Somewhere, perhaps, the Devil laughs not only at me but at a hundred others who'd misunderstood their end of the bargain. It goes on laughing in delight, hopping around the mischievous circle of fire it kindled for itself, never ending, the period in the ultimate sentence. The Alpha and the Omega.

Suicide, indeed! Murder in the guise of Enlightenment! An abrupt punctuation in the thread of life! The first blood I drew was mine. Mine, alas! Having negotiated my way to freedom, having plumbed the depths of happiness, this is what I ultimately amount to; I fall, fall back to where I began. Ah, what an unsatisfactory tale all this makes! I shall be disintegrating, with neither soul nor body to cling to, into the pits of the otherworldly Hell. A shabby place in Hell I shall be occupying! And all 150 years sooner than I expected!
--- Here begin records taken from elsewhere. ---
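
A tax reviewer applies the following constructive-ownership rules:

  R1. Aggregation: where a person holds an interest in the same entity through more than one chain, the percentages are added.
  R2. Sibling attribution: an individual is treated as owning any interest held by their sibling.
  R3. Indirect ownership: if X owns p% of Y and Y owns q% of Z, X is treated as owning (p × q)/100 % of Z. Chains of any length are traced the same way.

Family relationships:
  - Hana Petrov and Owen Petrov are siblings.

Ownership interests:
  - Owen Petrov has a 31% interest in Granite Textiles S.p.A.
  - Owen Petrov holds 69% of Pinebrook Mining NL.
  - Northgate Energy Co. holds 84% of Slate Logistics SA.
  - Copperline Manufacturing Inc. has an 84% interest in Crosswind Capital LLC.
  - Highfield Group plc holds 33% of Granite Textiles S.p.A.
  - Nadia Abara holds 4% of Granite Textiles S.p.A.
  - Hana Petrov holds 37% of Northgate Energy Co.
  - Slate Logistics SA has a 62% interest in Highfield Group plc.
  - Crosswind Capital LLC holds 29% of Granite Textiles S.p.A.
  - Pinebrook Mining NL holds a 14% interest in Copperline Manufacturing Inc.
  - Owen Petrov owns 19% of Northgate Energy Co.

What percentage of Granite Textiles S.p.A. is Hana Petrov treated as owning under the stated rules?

By sibling attribution (R2), Hana Petrov is treated as also owning Owen Petrov's interest in Northgate Energy Co, giving 37% + 19% = 56%.
By sibling attribution (R2), Hana Petrov is treated as owning Owen Petrov's 69% interest in Pinebrook Mining NL.
By sibling attribution (R2), Hana Petrov is treated as owning Owen Petrov's 31% interest in Granite Textiles S.p.A.
Chain via Northgate Energy Co. → Slate Logistics SA → Highfield Group plc (R3): 56% × 84% × 62% × 33% = 9.624384% of Granite Textiles S.p.A.
Chain via Pinebrook Mining NL → Copperline Manufacturing Inc. → Crosswind Capital LLC (R3): 69% × 14% × 84% × 29% = 2.353176% of Granite Textiles S.p.A.
Direct interest in Granite Textiles S.p.A: 31%.
Aggregating (R1): 9.624384% + 2.353176% + 31% = 42.97756%.

42.97756%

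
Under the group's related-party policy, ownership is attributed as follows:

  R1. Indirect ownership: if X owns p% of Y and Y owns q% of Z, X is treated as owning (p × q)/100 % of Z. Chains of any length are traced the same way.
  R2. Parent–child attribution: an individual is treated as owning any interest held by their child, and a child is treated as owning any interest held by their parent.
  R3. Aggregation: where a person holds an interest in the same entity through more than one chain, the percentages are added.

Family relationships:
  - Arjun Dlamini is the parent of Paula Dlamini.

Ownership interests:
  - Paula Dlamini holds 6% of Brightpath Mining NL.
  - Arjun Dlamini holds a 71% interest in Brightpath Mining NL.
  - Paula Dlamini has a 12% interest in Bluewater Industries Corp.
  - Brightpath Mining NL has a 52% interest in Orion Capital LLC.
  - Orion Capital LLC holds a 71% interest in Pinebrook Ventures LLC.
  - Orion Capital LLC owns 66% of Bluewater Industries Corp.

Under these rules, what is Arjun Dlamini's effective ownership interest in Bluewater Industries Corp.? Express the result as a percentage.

By parent–child attribution (R2), Arjun Dlamini is treated as also owning Paula Dlamini's interest in Brightpath Mining NL, giving 71% + 6% = 77%.
By parent–child attribution (R2), Arjun Dlamini is treated as owning Paula Dlamini's 12% interest in Bluewater Industries Corp.
Chain via Brightpath Mining NL → Orion Capital LLC (R1): 77% × 52% × 66% = 26.4264% of Bluewater Industries Corp.
Direct interest in Bluewater Industries Corp: 12%.
Aggregating (R3): 26.4264% + 12% = 38.4264%.

38.4264%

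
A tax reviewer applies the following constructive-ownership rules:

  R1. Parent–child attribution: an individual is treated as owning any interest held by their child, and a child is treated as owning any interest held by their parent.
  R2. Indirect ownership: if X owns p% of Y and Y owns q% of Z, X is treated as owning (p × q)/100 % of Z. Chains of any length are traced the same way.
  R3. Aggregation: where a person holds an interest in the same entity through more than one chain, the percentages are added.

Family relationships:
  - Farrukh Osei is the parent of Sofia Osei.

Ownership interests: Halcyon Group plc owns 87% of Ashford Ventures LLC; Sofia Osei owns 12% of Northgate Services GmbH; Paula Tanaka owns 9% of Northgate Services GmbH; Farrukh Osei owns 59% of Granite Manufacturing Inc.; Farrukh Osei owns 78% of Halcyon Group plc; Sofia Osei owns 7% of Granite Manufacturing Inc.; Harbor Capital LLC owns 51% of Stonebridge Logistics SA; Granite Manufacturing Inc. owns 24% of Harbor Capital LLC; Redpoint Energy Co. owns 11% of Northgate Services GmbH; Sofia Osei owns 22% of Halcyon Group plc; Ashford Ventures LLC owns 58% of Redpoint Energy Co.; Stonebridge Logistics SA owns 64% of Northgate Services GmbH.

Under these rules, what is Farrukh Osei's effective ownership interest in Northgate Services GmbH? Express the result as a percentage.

22.720776%

By parent–child attribution (R1), Farrukh Osei is treated as also owning Sofia Osei's interest in Granite Manufacturing Inc, giving 59% + 7% = 66%.
By parent–child attribution (R1), Farrukh Osei is treated as also owning Sofia Osei's interest in Halcyon Group plc, giving 78% + 22% = 100%.
By parent–child attribution (R1), Farrukh Osei is treated as owning Sofia Osei's 12% interest in Northgate Services GmbH.
Chain via Granite Manufacturing Inc. → Harbor Capital LLC → Stonebridge Logistics SA (R2): 66% × 24% × 51% × 64% = 5.170176% of Northgate Services GmbH.
Chain via Halcyon Group plc → Ashford Ventures LLC → Redpoint Energy Co. (R2): 100% × 87% × 58% × 11% = 5.5506% of Northgate Services GmbH.
Direct interest in Northgate Services GmbH: 12%.
Aggregating (R3): 5.170176% + 5.5506% + 12% = 22.720776%.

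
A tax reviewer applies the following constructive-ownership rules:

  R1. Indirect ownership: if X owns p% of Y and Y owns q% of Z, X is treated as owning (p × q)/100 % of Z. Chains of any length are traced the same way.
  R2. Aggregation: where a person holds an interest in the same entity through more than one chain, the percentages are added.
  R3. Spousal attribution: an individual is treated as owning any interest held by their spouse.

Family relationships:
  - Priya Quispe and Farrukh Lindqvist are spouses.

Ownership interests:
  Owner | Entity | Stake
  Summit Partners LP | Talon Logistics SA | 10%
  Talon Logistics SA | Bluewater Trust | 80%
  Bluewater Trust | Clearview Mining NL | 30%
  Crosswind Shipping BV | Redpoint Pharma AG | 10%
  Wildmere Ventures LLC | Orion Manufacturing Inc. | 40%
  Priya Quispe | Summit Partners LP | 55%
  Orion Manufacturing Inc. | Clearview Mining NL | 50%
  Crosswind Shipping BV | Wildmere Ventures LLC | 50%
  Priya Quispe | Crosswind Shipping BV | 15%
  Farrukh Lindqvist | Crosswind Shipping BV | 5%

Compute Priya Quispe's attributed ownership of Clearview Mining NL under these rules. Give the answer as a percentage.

3.32%

By spousal attribution (R3), Priya Quispe is treated as also owning Farrukh Lindqvist's interest in Crosswind Shipping BV, giving 15% + 5% = 20%.
Chain via Summit Partners LP → Talon Logistics SA → Bluewater Trust (R1): 55% × 10% × 80% × 30% = 1.32% of Clearview Mining NL.
Chain via Crosswind Shipping BV → Wildmere Ventures LLC → Orion Manufacturing Inc. (R1): 20% × 50% × 40% × 50% = 2% of Clearview Mining NL.
Aggregating (R2): 1.32% + 2% = 3.32%.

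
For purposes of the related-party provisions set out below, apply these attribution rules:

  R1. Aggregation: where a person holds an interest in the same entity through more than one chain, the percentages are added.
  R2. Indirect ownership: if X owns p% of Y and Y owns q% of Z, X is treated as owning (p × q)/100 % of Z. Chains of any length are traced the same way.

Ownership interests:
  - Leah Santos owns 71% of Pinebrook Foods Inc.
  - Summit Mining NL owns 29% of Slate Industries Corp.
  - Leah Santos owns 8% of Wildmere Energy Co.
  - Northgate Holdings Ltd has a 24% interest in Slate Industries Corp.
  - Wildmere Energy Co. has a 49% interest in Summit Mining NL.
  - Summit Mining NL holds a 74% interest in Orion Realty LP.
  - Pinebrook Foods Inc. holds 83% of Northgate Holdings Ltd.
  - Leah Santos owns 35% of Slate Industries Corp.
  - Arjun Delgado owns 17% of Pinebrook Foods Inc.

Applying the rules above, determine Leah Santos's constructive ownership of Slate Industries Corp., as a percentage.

50.28%

Chain via Wildmere Energy Co. → Summit Mining NL (R2): 8% × 49% × 29% = 1.1368% of Slate Industries Corp.
Chain via Pinebrook Foods Inc. → Northgate Holdings Ltd (R2): 71% × 83% × 24% = 14.1432% of Slate Industries Corp.
Direct interest in Slate Industries Corp: 35%.
Aggregating (R1): 1.1368% + 14.1432% + 35% = 50.28%.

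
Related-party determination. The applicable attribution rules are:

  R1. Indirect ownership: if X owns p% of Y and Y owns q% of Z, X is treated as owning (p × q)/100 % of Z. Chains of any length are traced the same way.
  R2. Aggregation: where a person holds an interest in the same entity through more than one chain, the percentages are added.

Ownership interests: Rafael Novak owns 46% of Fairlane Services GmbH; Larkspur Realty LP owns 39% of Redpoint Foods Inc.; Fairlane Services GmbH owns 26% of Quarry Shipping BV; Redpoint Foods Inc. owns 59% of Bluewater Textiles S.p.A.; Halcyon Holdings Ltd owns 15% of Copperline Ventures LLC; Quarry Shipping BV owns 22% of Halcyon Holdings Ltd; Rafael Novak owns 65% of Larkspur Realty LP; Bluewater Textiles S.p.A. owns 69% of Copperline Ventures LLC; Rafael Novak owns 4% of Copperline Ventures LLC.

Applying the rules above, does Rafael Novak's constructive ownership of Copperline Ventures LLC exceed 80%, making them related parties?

Chain via Larkspur Realty LP → Redpoint Foods Inc. → Bluewater Textiles S.p.A. (R1): 65% × 39% × 59% × 69% = 10.319985% of Copperline Ventures LLC.
Chain via Fairlane Services GmbH → Quarry Shipping BV → Halcyon Holdings Ltd (R1): 46% × 26% × 22% × 15% = 0.39468% of Copperline Ventures LLC.
Direct interest in Copperline Ventures LLC: 4%.
Aggregating (R2): 10.319985% + 0.39468% + 4% = 14.714665%.
14.714665% does not exceed the 80% threshold, so Rafael is not a related party to Copperline Ventures LLC.

No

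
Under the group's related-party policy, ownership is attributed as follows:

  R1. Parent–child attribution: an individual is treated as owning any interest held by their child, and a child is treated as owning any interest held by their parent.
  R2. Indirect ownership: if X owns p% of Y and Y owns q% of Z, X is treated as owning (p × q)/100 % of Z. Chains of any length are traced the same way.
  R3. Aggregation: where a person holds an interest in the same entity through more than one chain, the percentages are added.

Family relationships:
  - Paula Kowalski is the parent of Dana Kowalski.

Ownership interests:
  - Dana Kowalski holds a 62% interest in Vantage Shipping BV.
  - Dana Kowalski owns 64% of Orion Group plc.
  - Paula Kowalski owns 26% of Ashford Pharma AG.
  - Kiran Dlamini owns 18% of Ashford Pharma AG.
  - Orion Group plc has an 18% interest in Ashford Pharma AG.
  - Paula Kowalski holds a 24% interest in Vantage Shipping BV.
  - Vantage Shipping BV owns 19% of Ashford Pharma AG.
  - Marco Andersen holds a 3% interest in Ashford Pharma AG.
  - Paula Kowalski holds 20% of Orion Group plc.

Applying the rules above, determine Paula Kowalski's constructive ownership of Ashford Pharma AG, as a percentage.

By parent–child attribution (R1), Paula Kowalski is treated as also owning Dana Kowalski's interest in Vantage Shipping BV, giving 24% + 62% = 86%.
By parent–child attribution (R1), Paula Kowalski is treated as also owning Dana Kowalski's interest in Orion Group plc, giving 20% + 64% = 84%.
Chain via Vantage Shipping BV (R2): 86% × 19% = 16.34% of Ashford Pharma AG.
Chain via Orion Group plc (R2): 84% × 18% = 15.12% of Ashford Pharma AG.
Direct interest in Ashford Pharma AG: 26%.
Aggregating (R3): 16.34% + 15.12% + 26% = 57.46%.

57.46%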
It has been decreed; it shall end in no other way.

I close my eyes even as I did within the cage of my sick, sick body, there in a place I once called home, years and years ago. I feel no pain nor see blood spilling out, but I might as well have. Or maybe I wish I do, one last time. If only I could feel what it's like to be human again.

But redemption is only too far out for a soul cannot commit suicide.